KABAR FIKKIA – Ditengah meningkatnya kesadaran masyarakat terhadap kesehatan hewan dan tuntutan pelayanan veteriner yang semakin kompleks mendorong adaptivitas dokter hewan yang cepat dan tepat. Kondisi ini menuntut kesiapan lulusan yang kuat secara teori dan terampil dalam praktik klinis sejak dini. Dalam menjawab tantangan tersebut, mahasiswa (PPDH) Fakultas Ilmu Kesehatan, Kedokteran, dan Ilmu Alam (FIKKIA) 51动漫 (UNAIR) Banyuwangi mendapatkan pengalaman koasistensi di (RSH) Banyuwangi.

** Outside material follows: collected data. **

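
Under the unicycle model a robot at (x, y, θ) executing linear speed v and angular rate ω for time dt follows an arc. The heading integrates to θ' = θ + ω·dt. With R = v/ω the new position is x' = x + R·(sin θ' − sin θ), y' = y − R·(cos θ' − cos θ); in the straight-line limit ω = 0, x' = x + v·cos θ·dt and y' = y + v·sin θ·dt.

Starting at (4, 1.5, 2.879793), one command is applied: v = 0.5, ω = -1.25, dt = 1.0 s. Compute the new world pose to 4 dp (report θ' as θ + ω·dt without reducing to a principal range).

(3.7042, 1.8628, 1.6298)

θ' = 2.8798 + -1.25·1.0 = 1.6298
R = v/ω = 0.5/-1.25 = -0.4000
x' = 4 + -0.4000·(sin 1.6298 − sin 2.8798) = 3.7042
y' = 1.5 − -0.4000·(cos 1.6298 − cos 2.8798) = 1.8628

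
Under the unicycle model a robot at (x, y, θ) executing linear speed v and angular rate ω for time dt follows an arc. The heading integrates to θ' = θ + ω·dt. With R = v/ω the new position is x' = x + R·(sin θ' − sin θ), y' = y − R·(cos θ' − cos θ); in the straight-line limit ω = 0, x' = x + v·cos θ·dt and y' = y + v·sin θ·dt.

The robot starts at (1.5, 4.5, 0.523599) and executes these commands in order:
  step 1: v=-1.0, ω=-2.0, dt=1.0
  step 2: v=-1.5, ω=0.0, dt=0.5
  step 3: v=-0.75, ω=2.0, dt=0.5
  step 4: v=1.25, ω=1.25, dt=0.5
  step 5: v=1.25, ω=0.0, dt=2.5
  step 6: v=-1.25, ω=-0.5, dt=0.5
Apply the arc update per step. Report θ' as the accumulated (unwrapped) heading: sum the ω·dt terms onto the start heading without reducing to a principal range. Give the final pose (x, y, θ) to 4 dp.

step 1: θ'=-1.4764 (R=0.5000) → pose (0.7522, 4.8859, -1.4764)
step 2: θ'=-1.4764 (straight) → pose (0.6815, 5.6325, -1.4764)
step 3: θ'=-0.4764 (R=-0.3750) → pose (0.4802, 5.9304, -0.4764)
step 4: θ'=0.1486 (R=1.0000) → pose (1.0868, 5.8301, 0.1486)
step 5: θ'=0.1486 (straight) → pose (4.1774, 6.2928, 0.1486)
step 6: θ'=-0.1014 (R=2.5000) → pose (3.5542, 6.2781, -0.1014)

(3.5542, 6.2781, -0.1014)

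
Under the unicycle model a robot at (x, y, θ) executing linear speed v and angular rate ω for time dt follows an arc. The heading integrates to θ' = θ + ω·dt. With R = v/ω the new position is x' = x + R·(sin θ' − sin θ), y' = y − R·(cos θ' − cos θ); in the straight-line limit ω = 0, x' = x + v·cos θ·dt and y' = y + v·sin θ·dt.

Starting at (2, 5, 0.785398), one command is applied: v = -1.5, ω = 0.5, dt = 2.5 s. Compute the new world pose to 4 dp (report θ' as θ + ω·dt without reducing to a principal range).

(1.4393, 1.5345, 2.0354)

θ' = 0.7854 + 0.5·2.5 = 2.0354
R = v/ω = -1.5/0.5 = -3.0000
x' = 2 + -3.0000·(sin 2.0354 − sin 0.7854) = 1.4393
y' = 5 − -3.0000·(cos 2.0354 − cos 0.7854) = 1.5345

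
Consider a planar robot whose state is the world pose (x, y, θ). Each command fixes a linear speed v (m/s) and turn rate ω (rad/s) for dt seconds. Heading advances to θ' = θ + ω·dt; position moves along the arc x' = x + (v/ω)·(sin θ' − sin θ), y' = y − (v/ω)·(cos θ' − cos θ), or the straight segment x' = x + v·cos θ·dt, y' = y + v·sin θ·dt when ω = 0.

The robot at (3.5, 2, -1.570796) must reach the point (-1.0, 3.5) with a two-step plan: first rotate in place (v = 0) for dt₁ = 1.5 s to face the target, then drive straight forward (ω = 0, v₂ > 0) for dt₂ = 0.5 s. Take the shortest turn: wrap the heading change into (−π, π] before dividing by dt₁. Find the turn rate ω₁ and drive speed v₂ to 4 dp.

heading to target = atan2(3.5−2, -1−3.5) = 2.8198
Δθ = wrap(2.8198 − -1.5708) = -1.8925; ω₁ = Δθ/dt₁ = -1.2617
distance = √((-1−3.5)² + (3.5−2)²) = 4.7434; v₂ = distance/dt₂ = 9.4868

ω₁ = -1.2617, v₂ = 9.4868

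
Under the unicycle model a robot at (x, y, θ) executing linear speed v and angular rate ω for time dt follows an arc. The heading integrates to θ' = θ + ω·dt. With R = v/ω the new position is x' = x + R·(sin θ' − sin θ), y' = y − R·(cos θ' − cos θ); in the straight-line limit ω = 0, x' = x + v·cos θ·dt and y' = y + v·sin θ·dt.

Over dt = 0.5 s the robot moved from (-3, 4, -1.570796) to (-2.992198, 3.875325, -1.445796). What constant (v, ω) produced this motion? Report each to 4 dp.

Δθ = -1.445796 − -1.570796 = 0.125000
ω = Δθ/dt = 0.125000/0.5 = 0.2500
R = −Δy/(cos θ' − cos θ) = 1.0000
v = R·ω = 1.0000·0.2500 = 0.2500

v = 0.2500, ω = 0.2500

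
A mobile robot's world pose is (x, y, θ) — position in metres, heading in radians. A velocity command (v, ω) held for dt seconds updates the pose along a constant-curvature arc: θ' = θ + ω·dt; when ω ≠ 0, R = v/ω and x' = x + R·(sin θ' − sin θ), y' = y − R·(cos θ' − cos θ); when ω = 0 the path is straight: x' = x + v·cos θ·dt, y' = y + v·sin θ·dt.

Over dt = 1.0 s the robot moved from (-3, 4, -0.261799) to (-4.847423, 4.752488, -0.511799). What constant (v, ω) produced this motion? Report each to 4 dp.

v = -2.0000, ω = -0.2500

Δθ = -0.511799 − -0.261799 = -0.250000
ω = Δθ/dt = -0.250000/1.0 = -0.2500
R = Δx/(sin θ' − sin θ) = 8.0000
v = R·ω = 8.0000·-0.2500 = -2.0000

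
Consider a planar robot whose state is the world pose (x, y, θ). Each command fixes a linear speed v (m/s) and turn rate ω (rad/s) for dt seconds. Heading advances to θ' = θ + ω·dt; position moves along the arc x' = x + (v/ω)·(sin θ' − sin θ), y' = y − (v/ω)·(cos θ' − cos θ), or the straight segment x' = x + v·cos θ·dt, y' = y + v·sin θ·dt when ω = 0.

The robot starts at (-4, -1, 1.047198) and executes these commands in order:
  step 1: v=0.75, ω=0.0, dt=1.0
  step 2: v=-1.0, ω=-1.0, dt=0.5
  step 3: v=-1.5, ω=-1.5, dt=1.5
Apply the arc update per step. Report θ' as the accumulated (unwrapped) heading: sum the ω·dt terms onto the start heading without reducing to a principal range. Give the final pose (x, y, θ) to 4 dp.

(-5.4823, 0.2811, -1.7028)

step 1: θ'=1.0472 (straight) → pose (-3.6250, -0.3505, 1.0472)
step 2: θ'=0.5472 (R=1.0000) → pose (-3.9707, -0.7045, 0.5472)
step 3: θ'=-1.7028 (R=1.0000) → pose (-5.4823, 0.2811, -1.7028)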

Kelompok 1 PPDH FIKKIA UNAIR memulai koasistensi pada Senin (23/2/2026) hingga Rabu (4/3/2026). Sedangkan sub kelompok 2melakukan koasistensi Kamis – Jumat (05-13/03/2026). Kegiatan tersebut bagian penerapan evidence and outcome based education. Mahasiswa dilatih melakukan anamnesa secara komprehensif oleh drh. Agus Fiki. Mahasiswa berlatih keterampilan medik melalui interaksi langsung dengan pasien dan klien di lapangan
Gali Informasi Melalui Anamnesa
Pada tiga hari pertama, mahasiswa Kelompok 1 Gelombang III PPDH FIKKIA membantu tim dokter hewan di RSH Banyuwangi dalam pelayanan poli. Kemudian mahasiswa juga berkesempatan melakukan anamnesa secara langsung kepada pemilik hewan. Proses ini mencakup penggalian informasi riwayat kesehatan, pola makan, lingkungan, dan perubahan perilaku hewan yang menjadi kunci dalam penegakan diagnosis kasus klinis. Pendekatan komunikasi yang efektif juga menjadi bagian penting yang diasah. Mengingat interaksi dengan klien merupakan kompetensi esensial bagi profesionalisme dokter hewan.

Sembari menganamnesa, mahasiswa juga melakukan pemeriksaan fisik berupa pengukuran suhu badan pasien maupun memeriksa abnormalitas fisik. Mereka juga dapat mengambil keputusan pemeriksaan penunjang maupun terapi berdasarkan supervisi tim dokter hewan dari rumah sakit hewan milik Dinas Pertanian dan Pangan Kabupaten Banyuwangi itu. Dengan demikian, mahasiswa dapat menyinkronkan teori dan mampu mengaplikasikannya dalam situasi lapangan.
Peningkatan Keterampilan Medik Veteriner
Dalam kegiatan magang di RSH Banyuwangi, mahasiswa PPDH diwajibkan mendalami keterampilan medis yaitu pemasangan infus, kateter, dan pengambilan darah. Capaian pembelajaran lulusan tersebut mendorong dokter hewan muda lebih terampil dan percaya diri melayani dan menangani pasien. Memasang infus digunakan untuk membantu pemberian cairan, mengambil sampel darah untuk pemeriksaan kesehatan, dan memasang kateter untuk tata laksana penanganan awal kasus Feline Lower Urinary Tract Disease (FLUTD). Semua tindakan dilakukan dengan pendampingan dokter hewan.
Pendidikan koasistensi di Rumah Sakit Hewan Banyuwangi diharapkan mampu mencetak lulusan dokter hewan yang kompeten, adaptif, dan siap menghadapi tantangan dunia kerja. Mahasiswa PPDH FIKKIA UNAIR dibekali keterampilan komprehensif melalui pembelajaran kasus langsung yang dapat menjadi pondasi dalam memberikan pelayanan kesehatan hewan yang profesional dan beretika.